Фрау Доппельганц опустилась на обитый шелком диванчик с золочеными ножками, который мастер держал в мастерской именно для таких случаев, обмахнулась веером из перламутровых пластинок и наконец заговорила, доверительно понизив голос:
– Вы знаете, конечно, председателя нашего магистрата…
– Кто же не знает господина советника Гейзенбахера! Достойнейший человек!
– Редкостный болван, между нами. И урод. Но это в данный момент неважно. А важно то, что у него на следующей неделе день рождения. Ему исполняется пятьдесят лет…
– Не премину поздравить его!
– Да оставьте! Не в поздравлениях дело.
– А в чем же тогда, благородная фрау?
– В подарке, мастер Вайсберг, в подарке.
– В подарке?
– Именно! Все видные граждане нашего города готовят подарки герру Гейзенбахеру. Герр Штраух, виноторговец, приготовил для него несколько ящиков лучшего бургундского вина, герр Визенталь, торговец картинами, привез из Италии картину самого Рафаэля, и мой муж тоже не должен ударить в грязь лицом. От того, какой он сделает подарок, зависит многое. Зависит его благополучие… наше благополучие.
– И почему вы, любезная фрау, обратились именно ко мне? Чем я, скромный часовых дел мастер, могу вам помочь?
– Можете, очень даже можете, герр Вайсберг! Вы можете сделать для него часы…
– Разве обычные часы могут сравниться с бургундским вином или с итальянской картиной?
– Обычные часы не могут, но кто говорит об обычных часах? Я для того и пришла к вам, именно к вам, что знаю – вы способны сотворить настоящее чудо! Я знаю, что вы сделали для господина Штакенштукера часы в виде трехмачтового корабля с матросами и пассажирами, я своими глазами видела те часы, которые заказал вам епископ, – из них каждый час выходит фарфоровый монах и осеняет всех крестным знамением. Видела я и те чудесные часы, которые вы изготовили по заказу господина фон Дамрау – в виде увешанного плодами дерева, на ветвях которого сидят птицы. Вот и сейчас – сделайте для господина бургомистра какую-нибудь диковину!
– Успею ли я? Осталось совсем немного времени…
– А вы уж постарайтесь, мастер Вайсберг! Вы уж постарайтесь! От этого многое, очень многое зависит! А я… то есть мой муж… то есть мы с моим мужем не поскупимся. Мы заплатим вам за работу двести пятьдесят талеров.

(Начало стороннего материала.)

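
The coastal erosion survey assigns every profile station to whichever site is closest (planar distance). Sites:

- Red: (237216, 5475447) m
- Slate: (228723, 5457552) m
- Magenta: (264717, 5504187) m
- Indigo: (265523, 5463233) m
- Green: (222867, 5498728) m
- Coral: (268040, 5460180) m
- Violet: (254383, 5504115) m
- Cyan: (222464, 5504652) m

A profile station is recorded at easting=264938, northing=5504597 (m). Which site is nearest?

Magenta

Squared distances to each site:
Red: 1618231784.000; Slate: 3524758250.000; Magenta: 216941.000; Indigo: 1711322721.000; Green: 1804414202.000; Coral: 1982492293.000; Violet: 111640349.000; Cyan: 1804043701.000.
Minimum at Magenta.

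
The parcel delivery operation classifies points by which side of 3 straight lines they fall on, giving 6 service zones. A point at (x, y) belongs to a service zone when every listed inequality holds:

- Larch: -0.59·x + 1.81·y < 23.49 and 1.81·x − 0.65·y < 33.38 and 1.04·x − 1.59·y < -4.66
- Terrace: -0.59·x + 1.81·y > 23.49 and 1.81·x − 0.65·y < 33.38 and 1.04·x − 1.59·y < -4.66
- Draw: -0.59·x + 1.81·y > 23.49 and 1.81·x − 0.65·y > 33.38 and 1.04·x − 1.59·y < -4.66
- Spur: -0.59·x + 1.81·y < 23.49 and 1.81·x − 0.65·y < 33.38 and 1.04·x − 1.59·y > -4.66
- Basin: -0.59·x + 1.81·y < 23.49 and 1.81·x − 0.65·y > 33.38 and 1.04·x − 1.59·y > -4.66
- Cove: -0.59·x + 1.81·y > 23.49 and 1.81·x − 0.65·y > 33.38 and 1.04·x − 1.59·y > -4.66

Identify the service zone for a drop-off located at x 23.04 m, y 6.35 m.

Basin

-0.59·23.04 + 1.81·6.35 = -2.100, which is < 23.49
1.81·23.04 − 0.65·6.35 = 37.575, which is > 33.38
1.04·23.04 − 1.59·6.35 = 13.865, which is > -4.66
This sign pattern matches Basin.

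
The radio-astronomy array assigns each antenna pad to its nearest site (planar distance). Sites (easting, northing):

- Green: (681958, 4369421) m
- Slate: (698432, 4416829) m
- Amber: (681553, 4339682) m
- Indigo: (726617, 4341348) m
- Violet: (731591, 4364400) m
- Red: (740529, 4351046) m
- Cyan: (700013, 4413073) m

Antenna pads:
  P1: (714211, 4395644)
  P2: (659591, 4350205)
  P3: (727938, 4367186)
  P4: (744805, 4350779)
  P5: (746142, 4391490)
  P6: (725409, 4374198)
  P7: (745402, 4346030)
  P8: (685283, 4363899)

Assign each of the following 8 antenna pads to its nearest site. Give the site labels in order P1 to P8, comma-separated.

Cyan, Amber, Violet, Red, Violet, Violet, Red, Green

P1 → Cyan (d²=505353245.00)
P2 → Amber (d²=593062973.00)
P3 → Violet (d²=21106205.00)
P4 → Red (d²=18355465.00)
P5 → Violet (d²=945599701.00)
P6 → Violet (d²=134217928.00)
P7 → Red (d²=48906385.00)
P8 → Green (d²=41548109.00)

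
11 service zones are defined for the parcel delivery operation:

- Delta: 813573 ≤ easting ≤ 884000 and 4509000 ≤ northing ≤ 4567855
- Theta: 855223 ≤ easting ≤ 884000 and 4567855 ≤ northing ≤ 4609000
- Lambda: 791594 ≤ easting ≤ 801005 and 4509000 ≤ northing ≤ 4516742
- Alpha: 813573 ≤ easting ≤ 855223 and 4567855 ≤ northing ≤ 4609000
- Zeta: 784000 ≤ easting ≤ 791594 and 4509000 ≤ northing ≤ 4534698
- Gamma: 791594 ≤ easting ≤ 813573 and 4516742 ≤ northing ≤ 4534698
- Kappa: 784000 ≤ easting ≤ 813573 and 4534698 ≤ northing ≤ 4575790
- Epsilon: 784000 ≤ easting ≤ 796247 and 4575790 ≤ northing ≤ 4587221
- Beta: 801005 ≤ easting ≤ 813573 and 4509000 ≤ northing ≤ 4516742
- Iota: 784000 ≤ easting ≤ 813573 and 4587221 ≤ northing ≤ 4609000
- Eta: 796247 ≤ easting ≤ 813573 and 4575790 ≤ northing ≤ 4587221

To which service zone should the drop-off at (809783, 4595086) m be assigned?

Iota

The point has easting = 809783 and northing = 4595086.
Only Iota satisfies 784000 ≤ easting ≤ 813573 and 4587221 ≤ northing ≤ 4609000.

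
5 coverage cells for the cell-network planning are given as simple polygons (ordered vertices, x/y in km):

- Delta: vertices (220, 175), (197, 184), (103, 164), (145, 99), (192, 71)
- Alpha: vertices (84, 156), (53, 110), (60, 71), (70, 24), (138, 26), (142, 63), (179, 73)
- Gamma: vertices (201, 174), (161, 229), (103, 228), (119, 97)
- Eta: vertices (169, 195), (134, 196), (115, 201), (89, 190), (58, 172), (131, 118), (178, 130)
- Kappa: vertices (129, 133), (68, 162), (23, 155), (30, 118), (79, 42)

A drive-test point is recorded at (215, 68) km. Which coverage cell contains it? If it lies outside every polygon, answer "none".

none

Cast a ray rightward from (215, 68). For each polygon, the edges (by vertex number in listed order) whose endpoints lie on opposite sides of y = 68, where each meets that height, and whether that is right or left of the point:
Delta: no edge straddles that height → 0 crossings.
Alpha: 3–4 at x≈60.6 (left), 6–7 at x≈160.5 (left) → 0 crossings.
Gamma: no edge straddles that height → 0 crossings.
Eta: no edge straddles that height → 0 crossings.
Kappa: 4–5 at x≈62.2 (left), 5–1 at x≈93.3 (left) → 0 crossings.
All counts are even, so the point lies outside every listed polygon.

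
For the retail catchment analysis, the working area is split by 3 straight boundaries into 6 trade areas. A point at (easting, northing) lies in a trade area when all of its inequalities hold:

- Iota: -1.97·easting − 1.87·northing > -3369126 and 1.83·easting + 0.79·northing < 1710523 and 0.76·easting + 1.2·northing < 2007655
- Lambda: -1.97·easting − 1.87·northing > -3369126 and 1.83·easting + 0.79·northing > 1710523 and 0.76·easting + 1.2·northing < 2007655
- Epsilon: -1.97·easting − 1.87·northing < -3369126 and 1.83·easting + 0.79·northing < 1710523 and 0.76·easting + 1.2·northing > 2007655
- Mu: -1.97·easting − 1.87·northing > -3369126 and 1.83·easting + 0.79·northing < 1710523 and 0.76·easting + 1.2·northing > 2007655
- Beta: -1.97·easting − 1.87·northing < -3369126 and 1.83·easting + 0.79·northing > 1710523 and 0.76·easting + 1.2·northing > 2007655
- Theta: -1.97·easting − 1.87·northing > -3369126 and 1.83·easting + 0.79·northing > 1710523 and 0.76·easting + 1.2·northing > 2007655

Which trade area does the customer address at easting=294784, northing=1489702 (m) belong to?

Theta

-1.97·294784 − 1.87·1489702 = -3366467.220, which is > -3369126
1.83·294784 + 0.79·1489702 = 1716319.300, which is > 1710523
0.76·294784 + 1.2·1489702 = 2011678.240, which is > 2007655
This sign pattern matches Theta.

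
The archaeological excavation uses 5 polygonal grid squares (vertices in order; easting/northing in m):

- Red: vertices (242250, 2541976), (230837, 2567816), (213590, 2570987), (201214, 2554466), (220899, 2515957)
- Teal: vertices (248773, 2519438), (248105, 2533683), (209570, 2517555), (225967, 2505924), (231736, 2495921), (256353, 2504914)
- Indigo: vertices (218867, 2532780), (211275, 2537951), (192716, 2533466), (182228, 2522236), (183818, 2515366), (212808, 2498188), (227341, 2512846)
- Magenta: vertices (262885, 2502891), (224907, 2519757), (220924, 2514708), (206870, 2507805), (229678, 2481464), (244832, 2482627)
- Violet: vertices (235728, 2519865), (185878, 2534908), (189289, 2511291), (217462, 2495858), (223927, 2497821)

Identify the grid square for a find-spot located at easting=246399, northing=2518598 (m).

Cast a ray rightward from (246399, 2518598). For each polygon, the edges (by vertex number in listed order) whose endpoints lie on opposite sides of northing = 2518598, where each meets that height, and whether that is right or left of the point:
Red: 4–5 at easting≈219549.0 (left), 5–1 at easting≈223066.2 (left) → 0 crossings.
Teal: 2–3 at easting≈212062.1 (left), 6–1 at easting≈249211.4 (right) → 1 crossing.
Indigo: 4–5 at easting≈183070.0 (left), 7–1 at easting≈224895.8 (left) → 0 crossings.
Magenta: 1–2 at easting≈227516.8 (left), 2–3 at easting≈223992.7 (left) → 0 crossings.
Violet: 2–3 at easting≈188233.7 (left), 5–1 at easting≈235049.7 (left) → 0 crossings.
Only Teal has an odd count, so the point is inside Teal.

Teal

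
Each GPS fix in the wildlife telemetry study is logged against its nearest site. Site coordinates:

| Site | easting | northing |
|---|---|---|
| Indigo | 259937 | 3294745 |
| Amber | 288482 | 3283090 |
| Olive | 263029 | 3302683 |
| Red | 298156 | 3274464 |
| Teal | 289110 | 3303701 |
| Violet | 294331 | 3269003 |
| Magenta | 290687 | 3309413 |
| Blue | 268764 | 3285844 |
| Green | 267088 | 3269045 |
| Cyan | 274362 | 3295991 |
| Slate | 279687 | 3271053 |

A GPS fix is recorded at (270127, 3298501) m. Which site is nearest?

Squared distances to each site:
Indigo: 117943636.000; Amber: 574404946.000; Olive: 67870728.000; Red: 1363402210.000; Teal: 387394289.000; Violet: 1455965620.000; Magenta: 541785344.000; Blue: 162057418.000; Green: 876891457.000; Cyan: 24235325.000; Slate: 844786304.000.
Minimum at Cyan.

Cyan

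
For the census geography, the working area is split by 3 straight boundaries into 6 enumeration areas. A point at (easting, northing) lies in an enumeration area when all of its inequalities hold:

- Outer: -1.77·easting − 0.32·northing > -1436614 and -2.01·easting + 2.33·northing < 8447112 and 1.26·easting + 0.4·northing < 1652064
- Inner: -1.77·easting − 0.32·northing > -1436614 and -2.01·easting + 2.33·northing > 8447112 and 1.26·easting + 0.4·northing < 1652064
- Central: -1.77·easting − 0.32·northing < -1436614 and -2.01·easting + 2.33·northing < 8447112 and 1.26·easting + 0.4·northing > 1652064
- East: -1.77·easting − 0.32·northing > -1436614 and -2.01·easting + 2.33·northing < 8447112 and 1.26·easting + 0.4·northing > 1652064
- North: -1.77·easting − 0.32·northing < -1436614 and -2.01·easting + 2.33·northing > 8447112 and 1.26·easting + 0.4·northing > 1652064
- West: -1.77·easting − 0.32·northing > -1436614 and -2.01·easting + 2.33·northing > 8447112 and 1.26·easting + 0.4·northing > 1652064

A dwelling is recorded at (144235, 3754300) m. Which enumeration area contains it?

North

-1.77·144235 − 0.32·3754300 = -1456671.950, which is < -1436614
-2.01·144235 + 2.33·3754300 = 8457606.650, which is > 8447112
1.26·144235 + 0.4·3754300 = 1683456.100, which is > 1652064
This sign pattern matches North.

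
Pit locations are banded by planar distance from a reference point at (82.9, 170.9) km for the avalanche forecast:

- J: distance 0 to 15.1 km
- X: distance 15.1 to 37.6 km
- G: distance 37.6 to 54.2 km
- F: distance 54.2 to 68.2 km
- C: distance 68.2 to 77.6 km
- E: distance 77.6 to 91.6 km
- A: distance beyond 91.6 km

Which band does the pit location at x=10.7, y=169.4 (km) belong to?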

– Двести пятьдесят? – мастер поперхнулся. Не ослышался ли он? Такая сумма!..
– Да, двести пятьдесят полновесных талеров. Но только уж вы постарайтесь. Это должны быть особенные часы… и они должны быть готовы к сроку.

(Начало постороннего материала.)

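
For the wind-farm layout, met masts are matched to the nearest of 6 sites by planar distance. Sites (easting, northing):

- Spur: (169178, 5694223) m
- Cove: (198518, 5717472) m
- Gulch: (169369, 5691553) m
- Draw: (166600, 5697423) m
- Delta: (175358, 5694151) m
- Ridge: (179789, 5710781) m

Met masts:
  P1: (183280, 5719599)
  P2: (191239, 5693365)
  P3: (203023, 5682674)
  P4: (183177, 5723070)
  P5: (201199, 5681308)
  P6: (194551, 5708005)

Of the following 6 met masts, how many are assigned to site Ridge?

2

P1 → Ridge
P2 → Delta
P3 → Delta
P4 → Ridge
P5 → Delta
P6 → Cove
2 of the 6 go to Ridge.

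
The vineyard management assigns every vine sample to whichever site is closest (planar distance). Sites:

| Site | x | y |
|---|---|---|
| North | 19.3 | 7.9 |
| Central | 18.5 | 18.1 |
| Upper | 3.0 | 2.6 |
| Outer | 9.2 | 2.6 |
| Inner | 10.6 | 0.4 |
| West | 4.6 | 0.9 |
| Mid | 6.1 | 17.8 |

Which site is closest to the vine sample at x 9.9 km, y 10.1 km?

Squared distances to each site:
North: 93.200; Central: 137.960; Upper: 103.860; Outer: 56.740; Inner: 94.580; West: 112.730; Mid: 73.730.
Minimum at Outer.

Outer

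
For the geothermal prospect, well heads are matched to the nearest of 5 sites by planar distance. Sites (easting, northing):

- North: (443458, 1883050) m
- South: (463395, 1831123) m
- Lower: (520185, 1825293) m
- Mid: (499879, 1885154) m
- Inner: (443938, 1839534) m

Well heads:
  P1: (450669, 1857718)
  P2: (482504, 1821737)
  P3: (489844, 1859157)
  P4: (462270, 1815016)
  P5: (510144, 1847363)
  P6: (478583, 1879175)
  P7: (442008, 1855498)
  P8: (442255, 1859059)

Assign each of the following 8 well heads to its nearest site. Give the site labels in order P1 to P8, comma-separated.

Inner, South, Mid, South, Lower, Mid, Inner, Inner

P1 → Inner (d²=375964217.00)
P2 → South (d²=453250877.00)
P3 → Mid (d²=776545234.00)
P4 → South (d²=260701074.00)
P5 → Lower (d²=587906581.00)
P6 → Mid (d²=489268057.00)
P7 → Inner (d²=258574196.00)
P8 → Inner (d²=384058114.00)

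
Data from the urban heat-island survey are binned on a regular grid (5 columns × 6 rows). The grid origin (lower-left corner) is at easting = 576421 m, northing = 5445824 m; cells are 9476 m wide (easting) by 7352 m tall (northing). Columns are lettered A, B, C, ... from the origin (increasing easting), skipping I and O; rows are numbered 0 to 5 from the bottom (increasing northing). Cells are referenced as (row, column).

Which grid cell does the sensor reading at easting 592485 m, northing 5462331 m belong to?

Column index: ⌊(592485 − 576421) / 9476⌋ = ⌊1.695⌋ = 1 → column B
Row offset from origin: ⌊(5462331 − 5445824) / 7352⌋ = ⌊2.245⌋ = 2 → row 2

(2, B)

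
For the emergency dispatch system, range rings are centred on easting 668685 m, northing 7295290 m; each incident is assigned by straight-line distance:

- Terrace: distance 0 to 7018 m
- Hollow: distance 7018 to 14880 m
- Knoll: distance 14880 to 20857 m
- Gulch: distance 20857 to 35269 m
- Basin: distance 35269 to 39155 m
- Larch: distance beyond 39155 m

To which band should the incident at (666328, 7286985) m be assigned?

Hollow

Distance = √((666328−668685)² + (7286985−7295290)²) = √(5555449.000 + 68973025.000) = 8632.988 m.
7018 ≤ 8632.988 < 14880 → Hollow.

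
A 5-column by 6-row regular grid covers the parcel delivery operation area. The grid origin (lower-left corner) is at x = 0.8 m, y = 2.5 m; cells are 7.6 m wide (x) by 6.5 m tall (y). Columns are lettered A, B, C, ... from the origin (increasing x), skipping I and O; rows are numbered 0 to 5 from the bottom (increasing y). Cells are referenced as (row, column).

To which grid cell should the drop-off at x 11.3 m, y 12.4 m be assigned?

(1, B)

Column index: ⌊(11.3 − 0.8) / 7.6⌋ = ⌊1.382⌋ = 1 → column B
Row offset from origin: ⌊(12.4 − 2.5) / 6.5⌋ = ⌊1.523⌋ = 1 → row 1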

– Я сделаю все, что возможно, любезная госпожа! Я вас не подведу! Ни за что не подведу!
– Я на вас надеюсь. И я принесла вам аванс – чтобы вы не сомневались в наших намерениях и сразу же принялись за работу.
Фрау Доппельганц вскочила, положила на конторку мастера туго набитый кошелек и стремительно вылетела, оставив после себя пряный аромат духов.
Мастер пересчитал деньги.
В кошельке было пятьдесят талеров.
Если ему заплатят еще двести, он сможет рассчитаться с герром Якоби. А это значит, что он сможет расторгнуть ужасный договор. Договор, подписанный кровью…

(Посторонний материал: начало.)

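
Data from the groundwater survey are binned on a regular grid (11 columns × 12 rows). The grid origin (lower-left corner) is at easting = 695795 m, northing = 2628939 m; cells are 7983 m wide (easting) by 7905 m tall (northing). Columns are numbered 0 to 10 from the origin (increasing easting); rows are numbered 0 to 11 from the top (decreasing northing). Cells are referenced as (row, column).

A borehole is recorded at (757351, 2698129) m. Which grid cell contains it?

(3, 7)

Column index: ⌊(757351 − 695795) / 7983⌋ = ⌊7.711⌋ = 7
Row offset from origin: ⌊(2698129 − 2628939) / 7905⌋ = ⌊8.753⌋ = 8 → row 3 (counted from top)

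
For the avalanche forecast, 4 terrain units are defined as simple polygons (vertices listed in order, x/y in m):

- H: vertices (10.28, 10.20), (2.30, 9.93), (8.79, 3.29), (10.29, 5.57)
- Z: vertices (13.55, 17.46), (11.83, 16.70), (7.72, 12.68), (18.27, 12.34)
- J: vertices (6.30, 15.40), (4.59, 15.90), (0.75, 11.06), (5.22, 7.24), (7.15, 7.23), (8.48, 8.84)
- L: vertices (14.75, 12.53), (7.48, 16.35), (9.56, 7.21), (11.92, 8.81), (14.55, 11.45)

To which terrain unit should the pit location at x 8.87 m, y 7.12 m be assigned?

Cast a ray rightward from (8.87, 7.12). For each polygon, the edges (by vertex number in listed order) whose endpoints lie on opposite sides of y = 7.12, where each meets that height, and whether that is right or left of the point:
H: 2–3 at x≈5.047 (left), 4–1 at x≈10.287 (right) → 1 crossing.
Z: no edge straddles that height → 0 crossings.
J: no edge straddles that height → 0 crossings.
L: no edge straddles that height → 0 crossings.
Only H has an odd count, so the point is inside H.

H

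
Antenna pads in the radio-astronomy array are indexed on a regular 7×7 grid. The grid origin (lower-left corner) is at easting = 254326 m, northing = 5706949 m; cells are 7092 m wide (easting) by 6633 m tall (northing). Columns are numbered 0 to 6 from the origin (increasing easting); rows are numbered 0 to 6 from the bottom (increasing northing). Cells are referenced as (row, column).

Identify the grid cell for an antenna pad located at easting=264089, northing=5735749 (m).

(4, 1)

Column index: ⌊(264089 − 254326) / 7092⌋ = ⌊1.377⌋ = 1
Row offset from origin: ⌊(5735749 − 5706949) / 6633⌋ = ⌊4.342⌋ = 4 → row 4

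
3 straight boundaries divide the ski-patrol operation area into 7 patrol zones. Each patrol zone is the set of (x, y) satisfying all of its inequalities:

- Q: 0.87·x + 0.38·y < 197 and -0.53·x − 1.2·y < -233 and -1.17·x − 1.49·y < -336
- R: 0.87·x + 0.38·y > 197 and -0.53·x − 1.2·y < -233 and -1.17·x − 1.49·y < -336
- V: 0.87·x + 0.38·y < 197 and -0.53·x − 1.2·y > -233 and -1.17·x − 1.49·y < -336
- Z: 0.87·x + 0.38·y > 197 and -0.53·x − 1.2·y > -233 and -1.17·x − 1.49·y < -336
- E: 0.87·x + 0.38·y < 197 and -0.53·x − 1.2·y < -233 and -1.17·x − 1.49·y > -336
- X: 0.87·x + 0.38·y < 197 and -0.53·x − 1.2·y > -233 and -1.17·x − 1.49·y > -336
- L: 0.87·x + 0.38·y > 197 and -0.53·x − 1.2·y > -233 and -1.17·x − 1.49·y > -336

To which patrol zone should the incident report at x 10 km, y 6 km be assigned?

0.87·10 + 0.38·6 = 10.980, which is < 197
-0.53·10 − 1.2·6 = -12.500, which is > -233
-1.17·10 − 1.49·6 = -20.640, which is > -336
This sign pattern matches X.

X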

Но для этого нужно сделать необыкновенные часы – и сделать всего за неделю… Это просто нереально! Зачем он согласился взять этот заказ?
Впрочем, понятно зачем – этот заказ может спасти его от нищеты, от разорения.
Никита Сергеевич вышел на балкон, сел в кресло, взял бинокль и навел его на соседний участок. Утреннее солнце золотило верхушки сосен. Зяблик пропел свою незамысловатую радостную песенку. Жизнь продолжалась, невзирая на несчастья и страхи отдельных людей и всего человечества.
Никита Сергеевич тяжело вздохнул. Он не мог наслаждаться красотой этого утра, потому что его душа была выжжена, опустошена, как поле сражения. В ней осталось место только для ненависти. Только месть придавала его жизни смысл.